The work of former Castanet Laura Goetz, this is Golden Ghost’s fifth overall full-length but just the second installment in her ongoing ‘Big Sleep’ series. Assured, most often gentle, there’s nonetheless an eccentric, deeply focused intensity at work here that suggests Goetz could in some ways be considered the ‘sister from another mother’ to Rachel Taylor Brown. While there may not be anything on BS:F as ‘out there’ as RTB’s paean to the Pacific Ocean’s garbage gyre, Golden Ghost’s continued tracing of protagonist Little Rabbit’s universe-reflecting journey across space and time is no less idiosyncratic and just as affecting. It is, in fact, its quietude that disquiets.
Inside a mist of subtly evanescent synth, Goetz’s deftly finger-picked acoustic provides the softly sinuous backbone to these dark whimsical apocalyptica. Epic on an understated scale, opener “Two Universes” welcomes us into the odd magic of this album where “dark ages and shiny moments” co-exist before “Immortal”, Goetz picking out spring-like filigrees, hints (to these ears, anyway) that maybe the singularity lives its infinity inside each or our finite lives.

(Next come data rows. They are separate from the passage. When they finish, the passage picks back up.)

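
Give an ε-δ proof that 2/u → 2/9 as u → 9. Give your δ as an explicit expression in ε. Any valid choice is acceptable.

Fix ε > 0. We seek δ > 0 such that 0 < |u − 9| < δ implies |2/u − (2/9)| < ε.
|2/u − (2/9)| = 2·|9 − u|/(9·|u|) = 2|u − 9|/(9|u|).
Restrict δ ≤ 9/2. Then |u − 9| < 9/2 gives |u| > 9/2, so 9|u| > 81/2.
Then |2/u − (2/9)| < 2|u − 9|/(81/2), which is < ε when |u − 9| < (81/4)ε.
Take δ = min(9/2, (81/4)ε). Then 0 < |u − 9| < δ gives both |u − 9| < 9/2 and |u − 9| < (81/4)ε, so |2/u − (2/9)| < ε.

δ = min(9/2, (81/4)ε)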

And that as well is Ms Goetz’s secret superpower, slyly encompassing within these softly-sketched episodes the vast madness of forces through which we all strain to guide our little selves. This is, perhaps, how Black Mirror would come across inside a naif universe, bristling with an intuited wisdom much bigger than itself.
On tracks like “Precipice” (the first line of which – “At the center of the universe, there’s a precipice” – could well be this album’s epigraph), the translucent “Dying to the World Again,” “After the Anthropocene,” the boldest here with its starkness and viola (courtesy Celso), and on the near symphonic suspension that holds up “Killer Whale’s Dream”, a tension both exquisite and breathtaking answers every question as to intent here. Gentle as The Big Sleep: Future presents, there may, regardless, result at record’s end a need to sit down for a spell, proof, in a way, that little may be as powerful as a fearless parable soothingly voiced.